For an SSL model on the other hand, the model is first trained on a large set of unlabelled images, which may include cats, dogs, and other things. The model would then automatically modify the images, changing the color, rotating them, taking out pieces of the image and so on. The model will see two differently modified versions of the same image and is trained to understand that they represent the same object.
This teaches the model to focus on the features that define the object (e.g., a cat’s shape, texture, ears), not superficial differences like lighting or orientation. By doing so, it will learn the intricacies of what makes a cat a cat.

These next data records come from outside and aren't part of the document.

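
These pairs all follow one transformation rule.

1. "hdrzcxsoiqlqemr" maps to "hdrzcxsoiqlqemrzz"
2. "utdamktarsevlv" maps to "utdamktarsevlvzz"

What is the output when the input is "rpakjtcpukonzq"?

rpakjtcpukonzqzz

The rule is to append "zz".
On "rpakjtcpukonzq" that produces "rpakjtcpukonzqzz".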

Once the model has learned useful image features from unlabelled data, it can be fine-tuned using a much smaller labelled dataset. After that, it can accurately classify new images as “cat” or “not cat”, often with far fewer labelled examples than a supervised model would require.
FAQ
What are the advantages of using SSL?
SSL reduces the reliance on labeled data, which can be expensive and time-consuming to get. It allows models to effectively use large volumes of unlabeled data, leading to improved performance and lower operational costs.
How does SSL differ from unsupervised learning?
While both SSL and unsupervised learning deal with unlabeled data, SSL involves creating surrogate labels from the data itself to train models on specific tasks, while unsupervised learning models focus on uncovering hidden patterns or structures without any labels.
Can SSL be applied to domains beyond natural language processing?
Yes, SSL has been successfully applied in various domains, including video, audio and images.